Consider one random variable X from the Bernoulli distribution with parameter θ. Let p, the prior density, be equal to 6θ(1 − θ), for θ ∈ (0, 1).
Under squared error loss, L(t, θ) = (t − θ)$^2$, the Bayes estimator is equal to the expectation of the posterior distribution:
$$p_{\theta|x}(\theta) = \frac{f(x|\theta)p(\theta)}{\int_0^1f(x|\theta)p(\theta)d\theta} = \frac{\theta^x(1-\theta)^x\cdot6\theta(1-\theta)}{\int_0^1\theta^x\cdot6\theta(1-\theta)d\theta} $$
How to find the expectation of this distribution?

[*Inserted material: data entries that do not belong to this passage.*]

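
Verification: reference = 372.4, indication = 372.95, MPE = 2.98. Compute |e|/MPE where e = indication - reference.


e = indication - reference = 372.95 - 372.4 = 0.5500
|e| = 0.5500
ratio = |e| / MPE = 0.5500 / 2.98
ratio = 0.1846

0.1846


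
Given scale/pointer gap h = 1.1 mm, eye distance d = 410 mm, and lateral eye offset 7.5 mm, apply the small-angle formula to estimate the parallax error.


error = h * offset / d
= 1.1 * 7.5 / 410
= 0.0201

0.0201


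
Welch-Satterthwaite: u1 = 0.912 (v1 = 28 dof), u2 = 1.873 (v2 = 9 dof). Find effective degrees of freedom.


uc = sqrt(u1^2 + u2^2) = sqrt(0.912^2 + 1.873^2) = 2.0832362
v_eff = uc^4 / (u1^4/v1 + u2^4/v2)
= 2.0832362^4 / (0.912^4/28 + 1.873^4/9)
= 18.834498 / 1.3921481
v_eff = 13.5291

13.5291


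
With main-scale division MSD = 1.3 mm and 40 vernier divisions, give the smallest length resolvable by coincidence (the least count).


LC = MSD / n_div
= 1.3 / 40
= 0.0325

0.0325


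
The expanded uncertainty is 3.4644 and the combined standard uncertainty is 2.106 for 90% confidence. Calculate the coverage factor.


k = U / uc
k = 3.4644 / 2.106
k = 1.645

1.645


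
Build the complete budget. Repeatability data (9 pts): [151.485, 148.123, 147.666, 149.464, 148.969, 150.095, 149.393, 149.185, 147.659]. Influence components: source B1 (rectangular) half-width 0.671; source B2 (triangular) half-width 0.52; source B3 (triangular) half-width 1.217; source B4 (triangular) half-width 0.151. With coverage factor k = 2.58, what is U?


mean = (151.485 + 148.123 + 147.666 + 149.464 + 148.969 + 150.095 + 149.393 + 149.185 + 147.659) / 9 = 149.1154444
s = sqrt(sum((x - mean)^2)/(n-1)) = 1.2250612
u_A = s / sqrt(n) = 1.2250612 / sqrt(9) = 0.40835373
u_B1 = 0.671 / sqrt(3) = 0.38740203
u_B2 = 0.52 / sqrt(6) = 0.21228911
u_B3 = 1.217 / sqrt(6) = 0.49683817
u_B4 = 0.151 / sqrt(6) = 0.061645492
uc = sqrt(0.40835373^2 + 0.38740203^2 + 0.21228911^2 + 0.49683817^2 + 0.061645492^2) = 0.78265452
U = k * uc = 2.58 * 0.78265452
U = 2.0192

2.0192


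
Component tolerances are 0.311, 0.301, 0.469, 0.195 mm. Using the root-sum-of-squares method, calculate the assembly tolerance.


RSS = sqrt(0.311^2 + 0.301^2 + 0.469^2 + 0.195^2)
= sqrt(0.445308)
= 0.6673

0.6673


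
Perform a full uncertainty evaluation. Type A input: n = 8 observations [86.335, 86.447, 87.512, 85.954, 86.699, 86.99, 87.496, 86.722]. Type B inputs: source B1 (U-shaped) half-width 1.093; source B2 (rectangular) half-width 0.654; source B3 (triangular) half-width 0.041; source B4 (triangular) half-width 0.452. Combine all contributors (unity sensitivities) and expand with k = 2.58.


mean = (86.335 + 86.447 + 87.512 + 85.954 + 86.699 + 86.99 + 87.496 + 86.722) / 8 = 86.769375
s = sqrt(sum((x - mean)^2)/(n-1)) = 0.54678174
u_A = s / sqrt(n) = 0.54678174 / sqrt(8) = 0.19331654
u_B1 = 1.093 / sqrt(2) = 0.77286771
u_B2 = 0.654 / sqrt(3) = 0.37758708
u_B3 = 0.041 / sqrt(6) = 0.01673818
u_B4 = 0.452 / sqrt(6) = 0.18452823
uc = sqrt(0.19331654^2 + 0.77286771^2 + 0.37758708^2 + 0.01673818^2 + 0.18452823^2) = 0.90088768
U = k * uc = 2.58 * 0.90088768
U = 2.3243

2.3243


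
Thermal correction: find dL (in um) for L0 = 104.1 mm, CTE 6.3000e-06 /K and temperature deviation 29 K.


dL = L * alpha * dT
= 104.1 * 6.3000e-06 * 29
= 0.0190191 mm
dL_um = 0.0190191 * 1000 = 19.0191 um

19.0191


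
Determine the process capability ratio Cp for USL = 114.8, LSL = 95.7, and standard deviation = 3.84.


Cp = (USL - LSL) / (6 * sigma)
= (114.8 - 95.7) / (6 * 3.84)
= 19.1000 / 23.0400
= 0.8290

0.8290


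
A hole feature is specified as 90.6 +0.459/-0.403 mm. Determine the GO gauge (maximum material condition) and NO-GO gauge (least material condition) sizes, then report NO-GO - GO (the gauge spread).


GO = nominal - lower_tol (smallest hole = maximum material condition)
GO = 90.6 - 0.403 = 90.197
NO-GO = nominal + upper_tol (largest hole = least material condition)
NO-GO = 90.6 + 0.459 = 91.059
spread = NO-GO - GO = 91.059 - 90.197 = 0.8620

0.8620


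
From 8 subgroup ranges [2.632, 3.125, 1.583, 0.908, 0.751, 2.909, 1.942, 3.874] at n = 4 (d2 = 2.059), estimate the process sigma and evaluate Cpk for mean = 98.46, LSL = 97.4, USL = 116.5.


R_bar = (2.632 + 3.125 + 1.583 + 0.908 + 0.751 + 2.909 + 1.942 + 3.874) / 8 = 2.2155
sigma = R_bar / d2 = 2.2155 / 2.059 = 1.0760078
Cp = (USL - LSL)/(6*sigma) = (116.5 - 97.4)/(6*1.0760078) = 2.9585
Cpu = (116.5 - 98.46)/(3*1.0760078) = 5.5886
Cpl = (98.46 - 97.4)/(3*1.0760078) = 0.3284
Cpk = min(Cpu, Cpl) = 0.3284

0.3284


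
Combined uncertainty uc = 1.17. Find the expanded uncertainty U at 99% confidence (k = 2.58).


U = k * uc
U = 2.58 * 1.17
U = 3.0186

3.0186


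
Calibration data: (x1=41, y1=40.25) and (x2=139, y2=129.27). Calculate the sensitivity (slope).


slope = (y2 - y1) / (x2 - x1)
= (129.27 - 40.25) / (139 - 41)
= 89.0200 / 98
= 0.9084

0.9084


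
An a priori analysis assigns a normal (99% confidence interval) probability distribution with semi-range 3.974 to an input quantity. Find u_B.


u_B = half_width / 2.576
u_B = 3.974 / 2.576
u_B = 1.5427

1.5427


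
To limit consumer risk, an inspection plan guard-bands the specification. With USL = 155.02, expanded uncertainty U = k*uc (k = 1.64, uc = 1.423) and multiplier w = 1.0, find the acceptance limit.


U = k * uc = 1.64 * 1.423 = 2.33372
guard band g = w * U = 1.0 * 2.33372 = 2.33372
AL = USL - g = 155.02 - 2.33372
AL = 152.6863

152.6863


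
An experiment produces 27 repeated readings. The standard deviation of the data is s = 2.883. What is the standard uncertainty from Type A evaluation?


u_A = s / sqrt(n)
u_A = 2.883 / sqrt(27)
u_A = 2.883 / 5.1961524
u_A = 0.5548

0.5548


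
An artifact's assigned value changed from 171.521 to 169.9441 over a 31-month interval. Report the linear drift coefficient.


rate = (v2 - v1) / months
= (169.9441 - 171.521) / 31
= -1.5769 / 31
= -0.0509

-0.0509


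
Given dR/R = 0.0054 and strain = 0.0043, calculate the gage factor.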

The conditional distribution given $\theta$ of $X$ is $P(X=1/\theta)=\theta$ and $P(X=0/\theta) = 1-\theta$ Then we have $$ P(X= 1) = \int P(X=1/\theta)f(\theta)d\theta = .5 $$ and $P(X=0) = .5$.
$$ f_{\theta/X = 0}= \frac{f(X=0/\theta)f(\theta)}{P(X=0)} = 12\theta(1-\theta)^2 $$ and $$ f_{\theta/X =1} = 12\theta^2(1-\theta) $$
From that the $E[\theta/X = 0] = 12/30$ and $E[\theta/X = 1] = 12/20$.